There was some dispute as to the state of the documents of shipping since there were defects in them. Plaintiff agreed to pay a lesser amount than agreed with Defendant and claimed that in accepting this Defendant had accepted a revocation of the arbitration clause in the contract.
Defendant claimed that it had been forced to accept Plaintiff’s reduced offer since it was under economic duress and insisted on its right to invoke the arbitration clause.
Mance J found for Plaintiff, stating that since valid documents were not repented, Plaintiff was entitled to treat Defendant’s attitude as repudiatory and Defendant had no continuing contractual rights after this date.
Therefore there was no illegitimate pressure, while even if there had been illegitimate pressure, there was no causal connection between that and the new agreement.
Economic duress = “(i) illegitimate pressure by one party (ii) constituting a significant cause inducing the other party to act as he did”.
Mance J support’s Lord Goff’s “significant cause” approach in The Evia Luck.
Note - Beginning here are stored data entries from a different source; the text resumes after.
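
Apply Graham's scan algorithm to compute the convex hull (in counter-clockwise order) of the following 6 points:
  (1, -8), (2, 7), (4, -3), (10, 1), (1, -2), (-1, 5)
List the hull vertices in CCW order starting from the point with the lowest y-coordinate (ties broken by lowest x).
Hull (CCW) = [(1, -8), (10, 1), (2, 7), (-1, 5)]

Graham scan procedure:
  1. Find the pivot p₀ = point with lowest y (tie → lowest x): (1, -8).
  2. Sort the remaining points by polar angle around p₀.
  3. Walk through sorted points, maintaining a stack; pop the top while the last three entries make a non-left turn (cross product ≤ 0).
  4. Final stack is the convex hull in CCW order: (1, -8), (10, 1), (2, 7), (-1, 5).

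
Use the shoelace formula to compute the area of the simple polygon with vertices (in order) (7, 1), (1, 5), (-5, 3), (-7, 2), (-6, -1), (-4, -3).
Area = 123/2

Shoelace formula: Area = (1/2) |Σ_i (x_i · y_{i+1} − x_{i+1} · y_i)| (indices mod n). Compute each cross term:
  (7)(5) − (1)(1) = 34
  (1)(3) − (-5)(5) = 28
  (-5)(2) − (-7)(3) = 11
  (-7)(-1) − (-6)(2) = 19
  (-6)(-3) − (-4)(-1) = 14
  (-4)(1) − (7)(-3) = 17
Sum = 123, so (signed) Area = 123/2 = 123/2, |Area| = 123/2.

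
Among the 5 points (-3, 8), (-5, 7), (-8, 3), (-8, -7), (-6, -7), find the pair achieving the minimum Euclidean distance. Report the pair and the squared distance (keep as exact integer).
Pair = ((-8, -7), (-6, -7)); squared distance = 4

Compute all C(5, 2) = 10 pairwise squared distances (x_i − x_j)² + (y_i − y_j)². The minimum is 4, attained by the pair ((-8, -7), (-6, -7)).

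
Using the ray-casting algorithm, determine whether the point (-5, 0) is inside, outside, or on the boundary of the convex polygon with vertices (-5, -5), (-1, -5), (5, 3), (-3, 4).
The point (-5, 0) lies strictly outside the polygon

Cast a horizontal ray to the right from the query point and count how many polygon edges it crosses (each edge strictly once or zero times, handled with the usual half-open convention). 
Parity of crossings → even ⇒ outside.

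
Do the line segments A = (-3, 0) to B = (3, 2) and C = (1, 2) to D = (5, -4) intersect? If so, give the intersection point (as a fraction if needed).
Yes; intersection at (15/11, 16/11) (t = 8/11 on AB, s = 1/11 on CD)

Parametrize AB as A + t(B − A) = (-3 + 6 t, 0 + 2 t) and CD as C + s(D − C) = (1 + 4 s, 2 + -6 s). Solve the linear system for (t, s). Determinant = 44 ≠ 0, so a unique intersection of the containing lines exists. Solution: t = 8/11, s = 1/11 — both in [0, 1], so the segments cross. Intersection point: (15/11, 16/11).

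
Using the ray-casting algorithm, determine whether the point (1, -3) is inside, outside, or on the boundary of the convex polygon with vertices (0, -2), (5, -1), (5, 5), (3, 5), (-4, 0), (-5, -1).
The point (1, -3) lies strictly outside the polygon

Cast a horizontal ray to the right from the query point and count how many polygon edges it crosses (each edge strictly once or zero times, handled with the usual half-open convention). 
Parity of crossings → even ⇒ outside.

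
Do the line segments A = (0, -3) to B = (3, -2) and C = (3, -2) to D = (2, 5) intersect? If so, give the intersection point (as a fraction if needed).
Yes; intersection at (3, -2) (t = 1 on AB, s = 0 on CD)

Parametrize AB as A + t(B − A) = (0 + 3 t, -3 + 1 t) and CD as C + s(D − C) = (3 + -1 s, -2 + 7 s). Solve the linear system for (t, s). Determinant = -22 ≠ 0, so a unique intersection of the containing lines exists. Solution: t = 1, s = 0 — both in [0, 1], so the segments cross. Intersection point: (3, -2).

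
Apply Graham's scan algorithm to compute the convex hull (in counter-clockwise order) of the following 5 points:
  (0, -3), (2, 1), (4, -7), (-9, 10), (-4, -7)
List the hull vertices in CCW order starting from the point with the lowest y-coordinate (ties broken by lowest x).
Hull (CCW) = [(-4, -7), (4, -7), (2, 1), (-9, 10)]

Graham scan procedure:
  1. Find the pivot p₀ = point with lowest y (tie → lowest x): (-4, -7).
  2. Sort the remaining points by polar angle around p₀.
  3. Walk through sorted points, maintaining a stack; pop the top while the last three entries make a non-left turn (cross product ≤ 0).
  4. Final stack is the convex hull in CCW order: (-4, -7), (4, -7), (2, 1), (-9, 10).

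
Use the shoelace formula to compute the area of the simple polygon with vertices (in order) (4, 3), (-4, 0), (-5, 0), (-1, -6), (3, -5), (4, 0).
Area = 97/2

Shoelace formula: Area = (1/2) |Σ_i (x_i · y_{i+1} − x_{i+1} · y_i)| (indices mod n). Compute each cross term:
  (4)(0) − (-4)(3) = 12
  (-4)(0) − (-5)(0) = 0
  (-5)(-6) − (-1)(0) = 30
  (-1)(-5) − (3)(-6) = 23
  (3)(0) − (4)(-5) = 20
  (4)(3) − (4)(0) = 12
Sum = 97, so (signed) Area = 97/2 = 97/2, |Area| = 97/2.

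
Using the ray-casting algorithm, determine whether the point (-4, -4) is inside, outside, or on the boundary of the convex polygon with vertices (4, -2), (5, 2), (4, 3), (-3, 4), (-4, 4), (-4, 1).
The point (-4, -4) lies strictly outside the polygon

Cast a horizontal ray to the right from the query point and count how many polygon edges it crosses (each edge strictly once or zero times, handled with the usual half-open convention). 
Parity of crossings → even ⇒ outside.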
He interprets this as setting up at the very least a “but for” test and that “the illegitimate pressure must have been such as actually caused the making of the agreement, in the sense that it would not otherwise have been made either at all or, at least, in the terms in which it was made. In that sense, the pressure must have been decisive or clinching.”
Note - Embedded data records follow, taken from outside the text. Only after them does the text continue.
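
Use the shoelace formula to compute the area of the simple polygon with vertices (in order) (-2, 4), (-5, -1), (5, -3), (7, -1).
Area = 42

Shoelace formula: Area = (1/2) |Σ_i (x_i · y_{i+1} − x_{i+1} · y_i)| (indices mod n). Compute each cross term:
  (-2)(-1) − (-5)(4) = 22
  (-5)(-3) − (5)(-1) = 20
  (5)(-1) − (7)(-3) = 16
  (7)(4) − (-2)(-1) = 26
Sum = 84, so (signed) Area = 84/2 = 42, |Area| = 42.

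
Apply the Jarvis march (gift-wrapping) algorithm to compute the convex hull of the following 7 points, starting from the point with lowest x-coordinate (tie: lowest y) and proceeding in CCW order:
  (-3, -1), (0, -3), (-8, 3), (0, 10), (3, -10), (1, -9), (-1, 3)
Hull (CCW) = [(-8, 3), (1, -9), (3, -10), (0, 10)]

Jarvis march: at each step, from the current hull vertex p, select the next vertex q as the point such that every other point lies strictly to the left of (or on) the directed line p → q. (Equivalently: for every other point r, the cross product (q − p) × (r − p) ≥ 0.)
Starting point (lowest x, tie lowest y): (-8, 3). Wrap until returning to start. Resulting hull: (-8, 3), (1, -9), (3, -10), (0, 10).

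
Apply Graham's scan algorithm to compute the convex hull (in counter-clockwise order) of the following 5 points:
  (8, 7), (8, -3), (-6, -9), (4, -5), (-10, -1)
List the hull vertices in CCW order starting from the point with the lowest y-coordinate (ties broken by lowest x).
Hull (CCW) = [(-6, -9), (4, -5), (8, -3), (8, 7), (-10, -1)]

Graham scan procedure:
  1. Find the pivot p₀ = point with lowest y (tie → lowest x): (-6, -9).
  2. Sort the remaining points by polar angle around p₀.
  3. Walk through sorted points, maintaining a stack; pop the top while the last three entries make a non-left turn (cross product ≤ 0).
  4. Final stack is the convex hull in CCW order: (-6, -9), (4, -5), (8, -3), (8, 7), (-10, -1).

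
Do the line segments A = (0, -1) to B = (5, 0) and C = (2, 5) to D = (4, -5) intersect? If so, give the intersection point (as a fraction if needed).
Yes; intersection at (40/13, -5/13) (t = 8/13 on AB, s = 7/13 on CD)

Parametrize AB as A + t(B − A) = (0 + 5 t, -1 + 1 t) and CD as C + s(D − C) = (2 + 2 s, 5 + -10 s). Solve the linear system for (t, s). Determinant = 52 ≠ 0, so a unique intersection of the containing lines exists. Solution: t = 8/13, s = 7/13 — both in [0, 1], so the segments cross. Intersection point: (40/13, -5/13).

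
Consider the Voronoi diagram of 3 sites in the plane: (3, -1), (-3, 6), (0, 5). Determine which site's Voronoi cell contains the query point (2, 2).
Nearest site = (3, -1)

The Voronoi cell of site s contains exactly those query points closer to s than to any other site. Compute squared distances from q = (2, 2) to each site:
  (3 − 2)² + (-1 − 2)² = 10
  (0 − 2)² + (5 − 2)² = 13
  (-3 − 2)² + (6 − 2)² = 41
Minimum is attained by (3, -1), so q lies in its Voronoi cell.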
(NB WRONG interpretation: duress could be a significant cause without satisfying a but for test e.g. where there are several important factors).
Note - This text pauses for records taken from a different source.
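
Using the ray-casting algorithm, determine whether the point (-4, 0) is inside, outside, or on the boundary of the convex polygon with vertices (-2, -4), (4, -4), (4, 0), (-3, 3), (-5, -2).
The point (-4, 0) lies strictly inside the polygon

Cast a horizontal ray to the right from the query point and count how many polygon edges it crosses (each edge strictly once or zero times, handled with the usual half-open convention). 
Parity of crossings → odd ⇒ inside.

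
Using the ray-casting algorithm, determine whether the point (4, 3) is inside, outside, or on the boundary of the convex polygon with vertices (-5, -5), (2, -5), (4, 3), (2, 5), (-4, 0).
The point (4, 3) lies on the polygon boundary

Boundary check: the query satisfies the collinearity and bounding-box conditions for some polygon edge, so it lies exactly on the boundary.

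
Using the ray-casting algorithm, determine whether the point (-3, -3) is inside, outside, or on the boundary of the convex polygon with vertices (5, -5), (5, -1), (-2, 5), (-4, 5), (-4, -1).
The point (-3, -3) lies strictly outside the polygon

Cast a horizontal ray to the right from the query point and count how many polygon edges it crosses (each edge strictly once or zero times, handled with the usual half-open convention). 
Parity of crossings → even ⇒ outside.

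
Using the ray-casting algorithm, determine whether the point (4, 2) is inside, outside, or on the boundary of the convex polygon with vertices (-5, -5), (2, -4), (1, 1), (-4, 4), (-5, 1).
The point (4, 2) lies strictly outside the polygon

Cast a horizontal ray to the right from the query point and count how many polygon edges it crosses (each edge strictly once or zero times, handled with the usual half-open convention). 
Parity of crossings → even ⇒ outside.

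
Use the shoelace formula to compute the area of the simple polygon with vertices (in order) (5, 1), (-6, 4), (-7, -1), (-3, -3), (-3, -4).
Area = 49

Shoelace formula: Area = (1/2) |Σ_i (x_i · y_{i+1} − x_{i+1} · y_i)| (indices mod n). Compute each cross term:
  (5)(4) − (-6)(1) = 26
  (-6)(-1) − (-7)(4) = 34
  (-7)(-3) − (-3)(-1) = 18
  (-3)(-4) − (-3)(-3) = 3
  (-3)(1) − (5)(-4) = 17
Sum = 98, so (signed) Area = 98/2 = 49, |Area| = 49.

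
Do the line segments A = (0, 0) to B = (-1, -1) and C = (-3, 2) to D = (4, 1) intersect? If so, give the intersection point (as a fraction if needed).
No (intersection of containing lines falls outside at least one segment)

Parametrize and solve: t = -11/8, s = 5/8. At least one of these is outside [0, 1], so the segments do not intersect.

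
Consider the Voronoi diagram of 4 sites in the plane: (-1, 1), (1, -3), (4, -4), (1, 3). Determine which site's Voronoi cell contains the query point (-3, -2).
Nearest site = (-1, 1)

The Voronoi cell of site s contains exactly those query points closer to s than to any other site. Compute squared distances from q = (-3, -2) to each site:
  (-1 − -3)² + (1 − -2)² = 13
  (1 − -3)² + (-3 − -2)² = 17
  (1 − -3)² + (3 − -2)² = 41
  (4 − -3)² + (-4 − -2)² = 53
Minimum is attained by (-1, 1), so q lies in its Voronoi cell.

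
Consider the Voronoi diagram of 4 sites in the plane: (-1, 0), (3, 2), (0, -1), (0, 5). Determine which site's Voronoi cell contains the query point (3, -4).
Nearest site = (0, -1)

The Voronoi cell of site s contains exactly those query points closer to s than to any other site. Compute squared distances from q = (3, -4) to each site:
  (0 − 3)² + (-1 − -4)² = 18
  (-1 − 3)² + (0 − -4)² = 32
  (3 − 3)² + (2 − -4)² = 36
  (0 − 3)² + (5 − -4)² = 90
Minimum is attained by (0, -1), so q lies in its Voronoi cell.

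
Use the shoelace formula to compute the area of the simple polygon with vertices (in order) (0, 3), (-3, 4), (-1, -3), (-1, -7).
Area = 23/2

Shoelace formula: Area = (1/2) |Σ_i (x_i · y_{i+1} − x_{i+1} · y_i)| (indices mod n). Compute each cross term:
  (0)(4) − (-3)(3) = 9
  (-3)(-3) − (-1)(4) = 13
  (-1)(-7) − (-1)(-3) = 4
  (-1)(3) − (0)(-7) = -3
Sum = 23, so (signed) Area = 23/2 = 23/2, |Area| = 23/2.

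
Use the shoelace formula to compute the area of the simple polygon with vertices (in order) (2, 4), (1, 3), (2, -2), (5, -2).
Area = 12

Shoelace formula: Area = (1/2) |Σ_i (x_i · y_{i+1} − x_{i+1} · y_i)| (indices mod n). Compute each cross term:
  (2)(3) − (1)(4) = 2
  (1)(-2) − (2)(3) = -8
  (2)(-2) − (5)(-2) = 6
  (5)(4) − (2)(-2) = 24
Sum = 24, so (signed) Area = 24/2 = 12, |Area| = 12.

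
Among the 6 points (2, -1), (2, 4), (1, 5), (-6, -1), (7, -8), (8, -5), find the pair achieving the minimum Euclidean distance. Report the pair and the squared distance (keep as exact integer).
Pair = ((2, 4), (1, 5)); squared distance = 2

Compute all C(6, 2) = 15 pairwise squared distances (x_i − x_j)² + (y_i − y_j)². The minimum is 2, attained by the pair ((2, 4), (1, 5)).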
He says that the “significant cause” in addition to a “but for test” is required rather than a simple but for test alone, because the latter would too readily grant relief where duress was not a key factor e.g. where someone had a real choice and could have sought legal redress.
It is “difficult to accept that illegitimate pressure applied by a party who believes bona fide in his case could never give grounds for relief against an apparent compromise” though this will be rare.
He justifies the different approach to causation in economic duress rather than personal or proprietary duress on the grounds that the two are distinct: the former can be BF, unlike the others.